Stable Adams operations I have come across a paper by Adams, Harris and Switzer on the Hopf algebra of cooperations of real and complex K-theory. The Adams operations are stable in the $p$-local setting, however I have not come across a nicely written introduction on the stable Adams operations in complex topological K-theory.

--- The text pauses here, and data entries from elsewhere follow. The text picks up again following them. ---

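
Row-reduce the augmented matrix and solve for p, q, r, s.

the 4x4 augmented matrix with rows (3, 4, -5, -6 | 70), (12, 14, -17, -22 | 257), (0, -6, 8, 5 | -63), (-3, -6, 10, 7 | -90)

(5, 5, -1, -5)

Forward elimination on [A|b]:
R2 <- R2 - (4)*R1:  [   0   -2    3    2  -23 ]
R4 <- R4 - (-1)*R1:  [   0   -2    5    1  -20 ]
R3 <- R3 - (3)*R2:  [  0   0  -1  -1   6 ]
R4 <- R4 - (1)*R2:  [  0   0   2  -1   3 ]
R4 <- R4 - (-2)*R3:  [  0   0   0  -3  15 ]
Row echelon form:
[ 3   4  -5  -6  |   70 ]
[ 0  -2   3   2  |  -23 ]
[ 0   0  -1  -1  |    6 ]
[ 0   0   0  -3  |   15 ]
Back-substitution:
s = (15) / -3 = -5
r = (6 - (-1)*(-5)) / -1 = -1
q = (-23 - (3)*(-1) - (2)*(-5)) / -2 = 5
p = (70 - (4)*(5) - (-5)*(-1) - (-6)*(-5)) / 3 = 5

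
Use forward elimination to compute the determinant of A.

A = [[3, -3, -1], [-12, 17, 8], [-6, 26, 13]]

det(A) = -75

Forward elimination:
R2 <- R2 - (-4)*R1:  [ 0  5  4 ]
R3 <- R3 - (-2)*R1:  [  0  20  11 ]
R3 <- R3 - (4)*R2:  [  0   0  -5 ]
Upper-triangular form:
[ 3  -3  -1 ]
[ 0   5   4 ]
[ 0   0  -5 ]
det(A) = (-1)^0 * (3) * (5) * (-5) = -75  (0 row swaps -> sign +1)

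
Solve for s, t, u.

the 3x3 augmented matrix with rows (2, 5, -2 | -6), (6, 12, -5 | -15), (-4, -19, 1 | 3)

(0, 0, 3)

Forward elimination on [A|b]:
R2 <- R2 - (3)*R1:  [  0  -3   1   3 ]
R3 <- R3 - (-2)*R1:  [  0  -9  -3  -9 ]
R3 <- R3 - (3)*R2:  [   0    0   -6  -18 ]
Row echelon form:
[ 2   5  -2  |   -6 ]
[ 0  -3   1  |    3 ]
[ 0   0  -6  |  -18 ]
Back-substitution:
u = (-18) / -6 = 3
t = (3 - (1)*(3)) / -3 = 0
s = (-6 - (5)*(0) - (-2)*(3)) / 2 = 0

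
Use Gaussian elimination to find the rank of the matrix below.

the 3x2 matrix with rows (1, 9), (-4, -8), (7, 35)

Row reduction:
R2 <- R2 - (-4)*R1:  [  0  28 ]
R3 <- R3 - (7)*R1:  [   0  -28 ]
R3 <- R3 - (-1)*R2:  [ 0  0 ]
Row echelon form:
[ 1   9 ]
[ 0  28 ]
[ 0   0 ]
Nonzero rows / pivot columns: 2

rank(A) = 2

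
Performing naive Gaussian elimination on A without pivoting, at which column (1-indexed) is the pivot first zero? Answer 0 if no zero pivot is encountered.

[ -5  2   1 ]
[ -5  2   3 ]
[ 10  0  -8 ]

Naive forward elimination:
R2 <- R2 - (1)*R1:  [ 0  0  2 ]
R3 <- R3 - (-2)*R1:  [  0   4  -6 ]
Matrix at this point:
[ -5  2   1 ]
[  0  0   2 ]
[  0  4  -6 ]
Pivot entry (2,2) is zero but row 3 has 4 in column 2 -> naive elimination stops; a row interchange (e.g. R2 <-> R3) would be required here.

first zero-pivot column = 2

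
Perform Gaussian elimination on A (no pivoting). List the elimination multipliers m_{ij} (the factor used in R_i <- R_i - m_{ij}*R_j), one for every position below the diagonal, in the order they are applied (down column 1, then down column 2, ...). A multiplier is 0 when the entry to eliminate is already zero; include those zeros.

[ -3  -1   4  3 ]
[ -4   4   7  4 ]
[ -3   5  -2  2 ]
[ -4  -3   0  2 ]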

Could someone kindly explain the spectrum level maps used in defining the stable Adams operations or perhaps redirect me to some literature on the same?

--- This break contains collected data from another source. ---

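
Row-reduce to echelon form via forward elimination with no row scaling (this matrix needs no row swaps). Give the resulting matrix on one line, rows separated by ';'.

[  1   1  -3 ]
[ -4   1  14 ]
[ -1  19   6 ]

Forward elimination:
R2 <- R2 - (-4)*R1:  [ 0  5  2 ]
R3 <- R3 - (-1)*R1:  [  0  20   3 ]
R3 <- R3 - (4)*R2:  [  0   0  -5 ]
Row echelon form:
[ 1  1  -3 ]
[ 0  5   2 ]
[ 0  0  -5 ]

REF = [1 1 -3; 0 5 2; 0 0 -5]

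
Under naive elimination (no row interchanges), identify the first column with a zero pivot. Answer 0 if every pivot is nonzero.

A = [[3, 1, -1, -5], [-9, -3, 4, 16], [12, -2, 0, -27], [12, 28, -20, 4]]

first zero-pivot column = 2

Naive forward elimination:
R2 <- R2 - (-3)*R1:  [ 0  0  1  1 ]
R3 <- R3 - (4)*R1:  [  0  -6   4  -7 ]
R4 <- R4 - (4)*R1:  [   0   24  -16   24 ]
Matrix at this point:
[ 3   1   -1  -5 ]
[ 0   0    1   1 ]
[ 0  -6    4  -7 ]
[ 0  24  -16  24 ]
Pivot entry (2,2) is zero but row 3 has -6 in column 2 -> naive elimination stops; a row interchange (e.g. R2 <-> R3) would be required here.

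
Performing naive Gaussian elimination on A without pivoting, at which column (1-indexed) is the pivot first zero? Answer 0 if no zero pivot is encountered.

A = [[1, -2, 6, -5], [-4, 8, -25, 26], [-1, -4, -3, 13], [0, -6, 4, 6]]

first zero-pivot column = 2

Naive forward elimination:
R2 <- R2 - (-4)*R1:  [  0   0  -1   6 ]
R3 <- R3 - (-1)*R1:  [  0  -6   3   8 ]
Matrix at this point:
[ 1  -2   6  -5 ]
[ 0   0  -1   6 ]
[ 0  -6   3   8 ]
[ 0  -6   4   6 ]
Pivot entry (2,2) is zero but row 3 has -6 in column 2 -> naive elimination stops; a row interchange (e.g. R2 <-> R3) would be required here.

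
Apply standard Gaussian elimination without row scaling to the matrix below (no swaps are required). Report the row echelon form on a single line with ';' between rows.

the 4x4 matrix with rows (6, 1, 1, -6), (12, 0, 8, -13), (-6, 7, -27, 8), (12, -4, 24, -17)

REF = [6 1 1 -6; 0 -2 6 -1; 0 0 -2 -2; 0 0 0 -6]

Forward elimination:
R2 <- R2 - (2)*R1:  [  0  -2   6  -1 ]
R3 <- R3 - (-1)*R1:  [   0    8  -26    2 ]
R4 <- R4 - (2)*R1:  [  0  -6  22  -5 ]
R3 <- R3 - (-4)*R2:  [  0   0  -2  -2 ]
R4 <- R4 - (3)*R2:  [  0   0   4  -2 ]
R4 <- R4 - (-2)*R3:  [  0   0   0  -6 ]
Row echelon form:
[ 6   1   1  -6 ]
[ 0  -2   6  -1 ]
[ 0   0  -2  -2 ]
[ 0   0   0  -6 ]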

 A: We can define complex K-theory spectrum $K$ looking at even suspension maps
$\Sigma^2:S^2\wedge BU\to BU$. The map $\Sigma^2$ has an expression as
a classifying map for vector bundle $E\otimes \tau$, where $\tau=(\mathcal{O}(1)-1)\in \tilde{K}^0(S^2)$ is a generator and $E$ is the universal bundle over $BU$.
Adams operations $\Psi^k$ are easily defined by universality and the splitting principle, thus giving $\Psi^k:BU\to BU$. To define them on the level of spectrum $K\to K$
we would like to have a commuting square:
$\begin{align*}
&S^2\wedge BU &&\overset{\Sigma^2}{\to}&& BU\\
&\downarrow{id\wedge \Psi^k} && &&\downarrow{\Psi^k}&\\
&S^2\wedge BU&&\overset{\Sigma^2}{\to}&&BU& 
\end{align*}$
Which fails, since $\Psi^k\circ \Sigma^2$ classifiyes $\Psi^k(E\otimes\tau)=\Psi^k(E)\cdot k\tau$, meanwhile $\Sigma^2\circ (id\wedge \Psi^k)$ classifies
$\Psi^k(E)\cdot \tau$.
Hence, to obtain a commutative square we have to adjust maps between corresponding terms of spectrum, i.e. putting
$\Psi^k/k^n:BU\to BU$, where $K_{2n}=BU$ is 2n-th term of the spectrum $K$. Of course this make sense only after localisation of spectra inverting $k$ and does not provides a stable operation otherwise.
This construction is sketched in Adams book on stable homotopy and generalized homology, see $K_*(K)$ computation there.